The music doesn't stop with J.A.  Most of his family are also musically inclined.  "I tutored my daughter, Barbara, on strathspeys and reels on the piano when she was six years old.  I am prejudiced I suppose, but I think that she is second to none today as a piano player of Scottish music - or any type of music."  Murdoch, J.A.'s oldest son, also plays the violin, as well as many other instruments and has composed some fine tunes.  J.A.'s daughters, Florence (Mrs. Ray Swetish), Margaret Ann (Mr. Harry Hogur) and Evelyn (Mr. David Phillips) all play the piano some, Ann, (Mr. Fraser Gillis) can step with the best of them.  

Neil and Grant, the two youngest boys confess to being "good listeners".  Another son, Charlie, who resides in Orting, Washington, has recently taken up the pipes.  During a recent trip back to Detroit, he fulfilled a life-long dream, he played the pipes for his father.  He has been studying only a short time - but according to J.A. (and again he says he is prejudiced) "Charlie plays quite well, he has good time and plays the types correct.  Since he did start to play later in life, his best asset is certainly that the music is in him."  Charlie's daughter Sandy is a highland dancer and has won many medals and awards for her dancing in different competitions throughout the West.  Of course, J.A. is quite proud of his offspring (12 children, 25 grandchildren and 8 great-grandchildren) are so fond of music.  He feels that music makes life much fuller and more enriched. (Besides, how many other families have their own 'Lawrence Welk Program" when they get together?).  As he so aptly put it, 'I love our Scottish music even more than the corned hake that is shipped to me every fall from Leslie Toby from Port Hood Island".

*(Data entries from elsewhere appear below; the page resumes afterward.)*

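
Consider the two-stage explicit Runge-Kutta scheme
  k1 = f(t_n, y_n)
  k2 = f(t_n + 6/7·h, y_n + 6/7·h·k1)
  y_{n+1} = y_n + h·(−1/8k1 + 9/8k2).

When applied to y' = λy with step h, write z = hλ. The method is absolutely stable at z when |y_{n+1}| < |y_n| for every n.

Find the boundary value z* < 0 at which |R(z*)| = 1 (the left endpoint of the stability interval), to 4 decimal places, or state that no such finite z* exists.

Test eqn y'=λy, z=hλ:
  k1=λy_n ⇒ h·k1=z·y_n;  k2=λ(1+6/7z)y_n ⇒ h·k2=z(1+6/7z)y_n
  y_{n+1}/y_n = 1 − 1/8z + 9/8z(1+6/7z) = 1 + z + 27/28z²
  R(z) = 1 + z + 27/28z².

Boundary: |R(x)|=1, x<0.
x=-0.73: |R|=0.7839
R=1: x+27/28x²=0 ⇒ x=−28/27=-1.0370; min R=1−1/(4·27/28)=0.7407>−1
Confirm numerically:
  x=-0.949: |R|=0.91944 <1
  x=-0.534: |R|=0.74097 <1
  x=-0.529: |R|=0.74085 <1
  x=-0.472: |R|=0.74283 <1
  x=-1.557: |R|=1.78067 >1
  x=-1.224: |R|=1.22067 >1
Stable set (-1.0370, 0).

left endpoint -1.0370.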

Johnny Archie's violin is a Roth which he bought from the late Danny MacDonnell, a former Cape Bretoner who lived in Detroit.  "It is a very fine violin.  The fiddle was in a freak accident when it fell on the ground and was driven over by a car, however, it was repaired by our local filled maker, Cleon Keply, who maintained that the fiddle (which was in a box in a million pieces) was too fine an instrument to throw away.  The fiddle is now as good as new.

On the subject of composing Johnny Archie says "Although I did compose a few strathspeys, reels jigs etc., through the years, since I couldn't read or write music, I would eventually forget them.  However, when the tape recorder came into vogue, I would record them for my own use."

J.A. is still quite active, and makes an annual trip to Cape Breton around July 1st and resides there for the summer in Little Judique Ponds.  He has obtained many recordings of the musicians down east, as well as Toronto and Boston, and Detroit.  One of his greatest pleasures is to sit and enjoy every note of every tune.  He still frequents the summer concerts in Cape Breton and likes nothing better than to sit and talk "old times" with the performers there.  It is the consensus of many that Johnny Archie is a "legend in his time" - always promoting festivities to keep Scottish music in the hearts of people everywhere - so that Cape Breton tradition will live on."